I exaggerate. A little.

What you should take seriously is that wilderness without wilderness education and educators is wilderness in name only. Visit the lakes of Shangri-La above Redfish Lake on a July weekend and you'll see what I mean—if you can navigate through the maze of beaten paths to get there.

I have some suggestions for Mike Simpson as he refines this year's version of his bill:

• With wilderness, smaller is better. It's easier to protect a small area than a large one. Redraw the maps for your wildernesses with an eye toward quality, not quantity. This move will make almost everybody happy except for the acre-counters in the Pew Foundation, and Idaho Conservation League and Wilderness Society fundraisers.

• Phase in the three wildernesses one at a time, at five-year intervals. Experience with one wilderness will allow for changes in the parameters and management of the next.

• Look carefully at what's happened to the Sawtooth and Frank Church Wildernesses before you finalize CIEDRA plans. Specifically, look at use and abuse, commercial exploitation, fire control and negative economic impact.

• Dedicate funding for an adequate number of wilderness rangers and other field personnel so administrative agencies can't siphon off funds for their own purposes. While you're at it, use the Congressional Budget Office to investigate where the monies Congress intended for the SNRA have gone for the last 35 years or so.

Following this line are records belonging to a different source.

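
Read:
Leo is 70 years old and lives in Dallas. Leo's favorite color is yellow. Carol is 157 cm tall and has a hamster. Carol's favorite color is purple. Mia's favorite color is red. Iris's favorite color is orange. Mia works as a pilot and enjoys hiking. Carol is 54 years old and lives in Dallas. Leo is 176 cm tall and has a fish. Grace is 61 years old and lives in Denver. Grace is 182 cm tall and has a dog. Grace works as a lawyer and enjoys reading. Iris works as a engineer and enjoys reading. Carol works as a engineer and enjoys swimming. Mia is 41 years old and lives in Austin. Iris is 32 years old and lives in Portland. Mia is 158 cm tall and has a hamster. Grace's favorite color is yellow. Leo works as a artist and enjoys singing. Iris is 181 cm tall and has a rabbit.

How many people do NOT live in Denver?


Not in Denver: 4

4


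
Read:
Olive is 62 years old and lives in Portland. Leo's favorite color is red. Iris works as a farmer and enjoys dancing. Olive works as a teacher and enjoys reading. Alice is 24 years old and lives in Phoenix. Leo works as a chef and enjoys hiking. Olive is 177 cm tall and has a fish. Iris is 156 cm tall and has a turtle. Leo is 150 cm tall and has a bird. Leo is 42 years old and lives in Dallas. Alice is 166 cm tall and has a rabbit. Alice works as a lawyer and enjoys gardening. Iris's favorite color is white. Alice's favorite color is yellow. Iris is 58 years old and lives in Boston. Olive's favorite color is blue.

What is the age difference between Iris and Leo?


|58 - 42| = 16

16


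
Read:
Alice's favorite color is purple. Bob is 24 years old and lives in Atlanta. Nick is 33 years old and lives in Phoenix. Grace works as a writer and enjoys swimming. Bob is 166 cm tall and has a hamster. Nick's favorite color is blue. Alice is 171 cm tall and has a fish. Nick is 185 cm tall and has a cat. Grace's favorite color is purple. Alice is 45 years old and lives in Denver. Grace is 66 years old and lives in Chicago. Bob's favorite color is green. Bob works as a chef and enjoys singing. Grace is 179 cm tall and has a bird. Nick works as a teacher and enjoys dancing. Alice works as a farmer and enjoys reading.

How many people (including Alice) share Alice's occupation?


Alice is a farmer. Count = 1

1


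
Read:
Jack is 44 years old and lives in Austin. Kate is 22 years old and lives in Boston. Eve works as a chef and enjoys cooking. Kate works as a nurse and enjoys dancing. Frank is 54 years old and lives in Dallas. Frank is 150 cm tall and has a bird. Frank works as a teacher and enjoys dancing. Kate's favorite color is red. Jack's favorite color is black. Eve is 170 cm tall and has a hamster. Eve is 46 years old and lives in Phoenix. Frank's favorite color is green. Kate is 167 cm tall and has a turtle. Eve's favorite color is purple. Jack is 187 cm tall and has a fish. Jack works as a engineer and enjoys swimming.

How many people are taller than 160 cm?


Taller than 160: 3

3


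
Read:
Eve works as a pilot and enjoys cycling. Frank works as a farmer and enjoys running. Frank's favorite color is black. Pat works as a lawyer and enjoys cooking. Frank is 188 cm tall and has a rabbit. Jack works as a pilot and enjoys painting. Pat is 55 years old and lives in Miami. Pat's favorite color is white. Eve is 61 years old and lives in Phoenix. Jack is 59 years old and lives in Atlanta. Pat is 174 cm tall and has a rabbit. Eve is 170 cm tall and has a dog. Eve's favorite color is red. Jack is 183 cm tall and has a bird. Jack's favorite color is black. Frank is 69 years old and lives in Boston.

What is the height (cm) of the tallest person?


Tallest: Frank at 188 cm

188


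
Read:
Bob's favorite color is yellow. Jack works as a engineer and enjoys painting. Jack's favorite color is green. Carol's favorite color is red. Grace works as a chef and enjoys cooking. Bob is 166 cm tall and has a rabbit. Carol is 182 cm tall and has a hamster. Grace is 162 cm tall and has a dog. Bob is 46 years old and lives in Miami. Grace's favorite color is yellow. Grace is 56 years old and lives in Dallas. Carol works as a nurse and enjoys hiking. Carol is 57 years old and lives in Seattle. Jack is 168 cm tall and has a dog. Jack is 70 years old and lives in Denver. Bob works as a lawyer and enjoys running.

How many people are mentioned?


People: Grace, Bob, Jack, Carol. Count = 4

4


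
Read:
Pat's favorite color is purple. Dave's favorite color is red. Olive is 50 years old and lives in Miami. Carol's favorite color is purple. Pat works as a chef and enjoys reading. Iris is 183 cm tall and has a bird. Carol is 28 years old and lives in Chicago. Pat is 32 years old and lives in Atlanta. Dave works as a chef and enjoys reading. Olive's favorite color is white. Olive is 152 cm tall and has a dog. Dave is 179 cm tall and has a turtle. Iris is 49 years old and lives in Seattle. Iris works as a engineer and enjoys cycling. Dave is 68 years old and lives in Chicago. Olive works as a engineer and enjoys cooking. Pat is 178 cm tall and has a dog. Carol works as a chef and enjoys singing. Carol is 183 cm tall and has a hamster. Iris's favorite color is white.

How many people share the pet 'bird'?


Count: 1

1


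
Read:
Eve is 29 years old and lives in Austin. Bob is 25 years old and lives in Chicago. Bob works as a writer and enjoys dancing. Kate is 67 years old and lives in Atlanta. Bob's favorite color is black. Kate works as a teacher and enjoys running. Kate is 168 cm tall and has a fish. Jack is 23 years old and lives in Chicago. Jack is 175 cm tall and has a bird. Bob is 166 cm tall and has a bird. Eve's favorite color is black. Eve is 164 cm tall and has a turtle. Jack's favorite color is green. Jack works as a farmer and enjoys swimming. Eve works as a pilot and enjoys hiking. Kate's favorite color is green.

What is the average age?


Sum=144, n=4, avg=36

36


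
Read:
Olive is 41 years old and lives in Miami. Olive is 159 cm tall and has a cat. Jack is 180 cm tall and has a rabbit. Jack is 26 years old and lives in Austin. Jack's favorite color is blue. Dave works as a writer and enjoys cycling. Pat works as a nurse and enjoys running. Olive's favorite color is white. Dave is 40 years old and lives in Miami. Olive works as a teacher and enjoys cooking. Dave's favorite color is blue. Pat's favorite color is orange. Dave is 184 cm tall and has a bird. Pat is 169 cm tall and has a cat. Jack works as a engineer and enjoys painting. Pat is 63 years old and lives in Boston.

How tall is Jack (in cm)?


Jack is 180 cm tall

180


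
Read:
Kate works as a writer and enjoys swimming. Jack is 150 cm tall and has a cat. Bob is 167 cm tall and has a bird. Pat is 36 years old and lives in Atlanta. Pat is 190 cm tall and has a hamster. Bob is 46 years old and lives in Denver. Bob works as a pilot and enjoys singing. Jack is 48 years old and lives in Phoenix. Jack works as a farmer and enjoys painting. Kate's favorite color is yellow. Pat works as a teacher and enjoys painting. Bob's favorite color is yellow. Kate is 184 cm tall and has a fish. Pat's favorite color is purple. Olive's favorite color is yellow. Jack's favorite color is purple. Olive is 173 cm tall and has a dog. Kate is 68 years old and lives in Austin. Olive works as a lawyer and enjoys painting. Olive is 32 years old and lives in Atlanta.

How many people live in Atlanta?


Count in Atlanta: 2

2


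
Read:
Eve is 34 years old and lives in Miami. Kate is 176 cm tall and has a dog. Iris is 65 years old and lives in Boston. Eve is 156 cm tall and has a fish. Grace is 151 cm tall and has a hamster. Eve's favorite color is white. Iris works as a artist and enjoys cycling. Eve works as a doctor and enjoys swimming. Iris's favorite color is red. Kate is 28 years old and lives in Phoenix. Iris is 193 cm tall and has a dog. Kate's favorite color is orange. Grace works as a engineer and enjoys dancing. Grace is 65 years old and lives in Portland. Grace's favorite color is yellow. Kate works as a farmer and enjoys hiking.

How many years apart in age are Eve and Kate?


34 vs 28, diff = 6

6


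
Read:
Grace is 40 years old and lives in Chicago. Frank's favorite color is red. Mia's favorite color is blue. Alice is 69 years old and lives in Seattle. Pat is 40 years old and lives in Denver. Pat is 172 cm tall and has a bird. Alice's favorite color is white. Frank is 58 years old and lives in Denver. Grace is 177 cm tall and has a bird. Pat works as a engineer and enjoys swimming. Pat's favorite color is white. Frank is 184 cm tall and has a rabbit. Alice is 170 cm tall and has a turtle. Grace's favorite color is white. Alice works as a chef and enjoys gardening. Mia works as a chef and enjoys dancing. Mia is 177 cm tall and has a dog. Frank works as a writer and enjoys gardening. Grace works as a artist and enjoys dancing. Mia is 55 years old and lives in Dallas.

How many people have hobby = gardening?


Count: 2

2


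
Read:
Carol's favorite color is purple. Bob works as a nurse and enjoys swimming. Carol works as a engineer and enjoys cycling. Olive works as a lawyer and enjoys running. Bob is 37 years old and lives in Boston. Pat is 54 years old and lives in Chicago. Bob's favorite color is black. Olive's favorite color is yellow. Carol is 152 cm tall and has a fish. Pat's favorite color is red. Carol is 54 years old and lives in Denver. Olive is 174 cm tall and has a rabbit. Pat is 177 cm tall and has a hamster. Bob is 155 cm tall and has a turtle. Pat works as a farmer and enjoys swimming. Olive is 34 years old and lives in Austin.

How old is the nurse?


The nurse is Bob, age 37

37


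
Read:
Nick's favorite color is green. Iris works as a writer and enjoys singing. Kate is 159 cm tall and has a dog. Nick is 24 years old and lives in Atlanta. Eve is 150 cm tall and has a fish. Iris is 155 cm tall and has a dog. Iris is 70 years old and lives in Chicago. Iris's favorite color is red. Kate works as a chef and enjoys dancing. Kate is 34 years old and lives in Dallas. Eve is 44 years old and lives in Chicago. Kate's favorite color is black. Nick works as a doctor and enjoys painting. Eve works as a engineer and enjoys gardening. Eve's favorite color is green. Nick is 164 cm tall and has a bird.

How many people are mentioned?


People: Iris, Kate, Nick, Eve. Count = 4

4


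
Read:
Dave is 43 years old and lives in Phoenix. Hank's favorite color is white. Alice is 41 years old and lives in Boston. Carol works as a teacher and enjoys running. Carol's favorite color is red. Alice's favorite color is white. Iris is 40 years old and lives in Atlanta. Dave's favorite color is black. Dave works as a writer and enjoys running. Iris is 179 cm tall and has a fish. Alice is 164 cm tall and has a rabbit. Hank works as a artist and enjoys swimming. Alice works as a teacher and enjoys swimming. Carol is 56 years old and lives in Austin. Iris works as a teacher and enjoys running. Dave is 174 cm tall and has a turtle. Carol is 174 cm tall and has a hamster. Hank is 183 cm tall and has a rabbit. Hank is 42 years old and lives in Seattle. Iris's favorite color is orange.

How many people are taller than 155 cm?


Taller than 155: 5

5


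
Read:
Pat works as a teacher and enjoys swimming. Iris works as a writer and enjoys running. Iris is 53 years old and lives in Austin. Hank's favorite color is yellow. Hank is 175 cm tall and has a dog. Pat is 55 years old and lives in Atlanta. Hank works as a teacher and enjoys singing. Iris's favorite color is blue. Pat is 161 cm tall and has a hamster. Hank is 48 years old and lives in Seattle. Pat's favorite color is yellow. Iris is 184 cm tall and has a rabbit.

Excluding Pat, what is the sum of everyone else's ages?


Sum (excluding Pat): 101

101


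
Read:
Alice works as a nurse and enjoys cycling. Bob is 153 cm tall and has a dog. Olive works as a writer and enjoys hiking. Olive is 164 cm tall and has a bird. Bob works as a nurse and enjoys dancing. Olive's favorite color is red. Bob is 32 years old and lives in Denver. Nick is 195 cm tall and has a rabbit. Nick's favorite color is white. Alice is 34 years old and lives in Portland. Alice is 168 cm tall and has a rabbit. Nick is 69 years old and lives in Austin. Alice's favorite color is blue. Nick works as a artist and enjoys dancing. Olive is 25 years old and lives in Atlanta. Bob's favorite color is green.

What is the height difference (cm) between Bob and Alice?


|153 - 168| = 15

15


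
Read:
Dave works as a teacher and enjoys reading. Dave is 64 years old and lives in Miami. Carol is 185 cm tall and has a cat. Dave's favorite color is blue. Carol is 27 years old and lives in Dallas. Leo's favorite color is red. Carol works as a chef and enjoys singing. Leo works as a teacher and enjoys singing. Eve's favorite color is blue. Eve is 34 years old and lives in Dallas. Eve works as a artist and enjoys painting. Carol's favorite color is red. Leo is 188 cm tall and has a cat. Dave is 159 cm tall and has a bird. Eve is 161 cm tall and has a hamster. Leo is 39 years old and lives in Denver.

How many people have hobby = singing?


Count: 2

2


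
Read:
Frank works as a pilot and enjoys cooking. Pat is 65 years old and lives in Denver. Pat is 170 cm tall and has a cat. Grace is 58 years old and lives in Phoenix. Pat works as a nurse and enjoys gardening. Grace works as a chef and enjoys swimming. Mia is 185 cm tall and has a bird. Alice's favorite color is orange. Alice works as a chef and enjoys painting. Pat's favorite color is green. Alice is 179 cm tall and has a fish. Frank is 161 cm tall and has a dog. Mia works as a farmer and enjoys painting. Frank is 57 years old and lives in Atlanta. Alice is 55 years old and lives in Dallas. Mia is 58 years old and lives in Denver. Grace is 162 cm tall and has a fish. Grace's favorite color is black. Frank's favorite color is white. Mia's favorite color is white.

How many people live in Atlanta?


Count in Atlanta: 1

1


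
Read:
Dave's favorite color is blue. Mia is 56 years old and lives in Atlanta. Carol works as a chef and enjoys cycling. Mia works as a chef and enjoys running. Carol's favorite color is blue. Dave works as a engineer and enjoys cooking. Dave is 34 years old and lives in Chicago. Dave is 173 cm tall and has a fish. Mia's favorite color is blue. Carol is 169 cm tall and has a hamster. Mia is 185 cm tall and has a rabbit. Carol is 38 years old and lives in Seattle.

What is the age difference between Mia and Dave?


|56 - 34| = 22

22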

• Finally, stop looking at tourism as a cure for central Idaho's economic ills. Tourism has an uncertain future in a world where resources and energy are coming up against hard limits. In the meantime it creates a false-front world full of empty pageantry and canned experience. It prices poor people out of their environment. It divides people into herders and the herded. It damages the human spirit, as any refugee from Las Vegas or Disneyland or even Sun Valley can attest.

Central Idaho is a beautiful place. It's well worth treating well. That doesn't mean commodifying it as a tourist attraction, or letting special-interest groups sit on boards that will decide what it will be. That's what a national monument would do, and that's why CIEDRA is the lesser of two evils. It can be a lesser evil yet if Mike Simpson decides to listen to the people who know central Idaho well.